As Rare released the original Viva Piñata for the Xbox 360 in 2006, its development team saw it as incomplete. The developers had cut partial ideas from the release in order to meet their deadlines. Rare's Gregg Mayles said that the game sold well and steadily on par with their expectations and Xbox's Phil Spencer added that the game was considered a success inside the company. The team incorporated player feedback and worked towards a "more definitive version" of the original. Mayles left the team to work on Banjo-Kazooie: Nuts & Bolts and Justin Cook became the team's lead designer. The sequel was built atop the original and the developers re-used many of the tools from the original game's development. In both the sequel and the original, the development team volunteered to record the sounds used for the piñatas. One of the team's new ideas was "Piñata Vision", a feature that detects printed cards via the Xbox camera to change the in-game environment (e.g., adding piñatas or altering the weather). Near the time of the sequel's release, Rare's Mayles figured that the team would likely not have enough new gameplay ideas to warrant a sequel to Trouble in Paradise, though Cook said that he would work on the game's shop interface had he more time. The games were later re-released on the 2015 compilation of Rare games, Rare Replay, but the server that handled their piñata sharing features had been shut down by that time.

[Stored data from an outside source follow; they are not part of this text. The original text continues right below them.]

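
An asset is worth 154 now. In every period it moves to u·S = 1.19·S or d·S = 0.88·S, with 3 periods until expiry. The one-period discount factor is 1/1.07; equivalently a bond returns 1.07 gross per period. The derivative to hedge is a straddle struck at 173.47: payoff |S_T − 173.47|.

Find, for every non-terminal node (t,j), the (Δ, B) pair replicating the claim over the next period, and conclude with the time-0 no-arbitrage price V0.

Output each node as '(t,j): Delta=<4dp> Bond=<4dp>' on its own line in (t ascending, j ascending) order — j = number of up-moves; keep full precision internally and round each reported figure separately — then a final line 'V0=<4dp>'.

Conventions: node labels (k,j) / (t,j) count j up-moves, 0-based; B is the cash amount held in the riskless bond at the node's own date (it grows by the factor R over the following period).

(0,0): Delta=0.2494 Bond=-5.3341
(1,0): Delta=-0.4972 Bond=95.4709
(1,1): Delta=0.5981 Bond=-69.6097
(2,0): Delta=-1.0000 Bond=162.1215
(2,1): Delta=-0.2623 Bond=64.2795
(2,2): Delta=1.0000 Bond=-162.1215
V0=33.0789

Arbitrage-free pricing uses the up-move probability p* = (R−d)/(u−d) = 0.6129, discounting each step at R = 1.07.
At maturity the claim pays: V(3,0)=68.5233, V(3,1)=31.5535, V(3,2)=18.4399, V(3,3)=86.0445
Node (2,0) S=119.2576: V=(p*·31.5535+(1−p*)·68.5233)/1.07=42.8639; Δ=(31.5535−68.5233)/(141.9165−104.9467)=-1.0000; B=V−Δ·S=162.1215
Node (2,1) S=161.2688: V=(p*·18.4399+(1−p*)·31.5535)/1.07=21.9777; Δ=(18.4399−31.5535)/(191.9099−141.9165)=-0.2623; B=V−Δ·S=64.2795
Node (2,2) S=218.0794: V=(p*·86.0445+(1−p*)·18.4399)/1.07=55.9579; Δ=(86.0445−18.4399)/(259.5145−191.9099)=1.0000; B=V−Δ·S=-162.1215
Node (1,0) S=135.5200: V=(p*·21.9777+(1−p*)·42.8639)/1.07=28.0959; Δ=(21.9777−42.8639)/(161.2688−119.2576)=-0.4972; B=V−Δ·S=95.4709
Node (1,1) S=183.2600: V=(p*·55.9579+(1−p*)·21.9777)/1.07=40.0040; Δ=(55.9579−21.9777)/(218.0794−161.2688)=0.5981; B=V−Δ·S=-69.6097
Node (0,0) S=154.0000: V=(p*·40.0040+(1−p*)·28.0959)/1.07=33.0789; Δ=(40.0040−28.0959)/(183.2600−135.5200)=0.2494; B=V−Δ·S=-5.3341
As a check, the time-0 holding Δ(0,0)·S0 + B(0,0) comes to 33.0789 — exactly V0.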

In-between the two series releases, Krome released Viva Piñata: Party Animals. In early 2007, a Microsoft Games executive had expressed interest in continuing the series onto the Nintendo DS platform. Rare had attempted to make Trouble in Paradises camera features work with Pocket Paradise, but chose instead to release the games on time.

== Games ==

- Viva Piñata (2006)
- Viva Piñata: Party Animals (2007)
- Viva Piñata: Trouble in Paradise (2008)
- Viva Piñata: Pocket Paradise (2008)

Aggregate review scores
| Game | Metacritic |
|---|---|
| Viva Piñata | 84/100 |
| Viva Piñata: Party Animals | 56/100 |
| Viva Piñata: Trouble in Paradise | 82/100 |
| Viva Piñata: Pocket Paradise | 82/100 |

== Animated series ==

Viva Piñata was planned as a larger intellectual property. 4Kids TV had agreed to make a Viva Piñata cartoon before the game was released. 4Kids selected the series out of several Microsoft properties offered. 4Kids also handled the series merchandising. The cartoon is tied very closely to the game, and its animations are based on the game's own 3D character models. Its episodes are approved by Rare's Gregg Mayles for their applicability to the game. The cartoon was also designed to give viewers tips on how to interact with the in-game piñatas. The animated series' storyline later influenced the plot of Trouble in Paradise.